Hoy, mientras se comercia activamente con el oro a través empresas de capital estadounidense y canadiense, como Barrick Gold, los potenciales yacimientos de petróleo y tierras raras en zonas como Azua y Pedernales permanecen “intocables”, bajo una aparente lógica de reserva estratégica. ¿Reserva para quién? ¿Para qué momento? ¿Bajo qué criterios y con qué transparencia?
Lo que está ocurriendo aunque se diga de forma velada, es que las grandes potencias han asumido un rol de guardianes del subsuelo dominicano, sin que la población tenga voz ni voto sobre qué se extrae, cuándo se extrae y cómo se distribuyen los beneficios.
Un país pobre como el nuestro, con necesidades urgentes en salud, educación, empleo y seguridad alimentaria, no puede seguir esperando decisiones externas para activar sus propias riquezas.

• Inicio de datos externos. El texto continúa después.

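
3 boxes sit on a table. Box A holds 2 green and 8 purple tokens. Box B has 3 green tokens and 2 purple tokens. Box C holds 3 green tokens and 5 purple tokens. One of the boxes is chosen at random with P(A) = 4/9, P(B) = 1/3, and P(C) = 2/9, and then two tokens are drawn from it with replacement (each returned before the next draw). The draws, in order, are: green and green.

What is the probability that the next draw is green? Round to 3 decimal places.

0.516

The likelihood of the observed sequence under each hypothesis: P(data | box A) = (2/10)(2/10) = 0.04; P(data | box B) = (3/5)(3/5) = 0.36; P(data | box C) = (3/8)(3/8) = 0.14062.
Multiplying each by its prior: 4/9 · 0.04 = 0.017778, 1/3 · 0.36 = 0.12, 2/9 · 0.14062 = 0.03125; summing to 0.16903.
The posterior is then P(box A | data) = 0.10518, P(box B | data) = 0.70994, P(box C | data) = 0.18488.
So P(green next | data) = Σ P(green next | H) P(H | data) = (1/5)(0.10518) + (3/5)(0.70994) + (3/8)(0.18488) = 0.51633.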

La realidad es dura: estamos sentados sobre un tesoro natural, pero seguimos con las manos vacías. No porque no tengamos los recursos, sino porque no se nos permite usarlos. La riqueza de nuestras tierras está secuestrada por un sistema económico que prioriza los intereses de los países ricos y pone trabas a cualquier intento de soberanía verdadera.
No estamos abogando por una explotación indiscriminada de los recursos. No se trata de saquear el medio ambiente ni de repetir errores del pasado. Pero sí es hora de exigir transparencia, soberanía y planificación. Es hora de que las decisiones sobre nuestros minerales se tomen aquí, con técnicos dominicanos, con participación ciudadana y con una mirada estratégica al desarrollo.
Ya es tiempo de despertar. De preguntarnos por qué seguimos siendo pobres en un país que flota sobre oro, petróleo y tierras raras. Y de actuar para que esas riquezas sirvan a los intereses del pueblo dominicano, no a los de quienes nos dictan desde fuera cómo y cuándo debemos prosperar.
Porque el futuro de nuestra nación no puede seguir siendo decidido en despachos que no hablan nuestro idioma ni conocen nuestra hambre.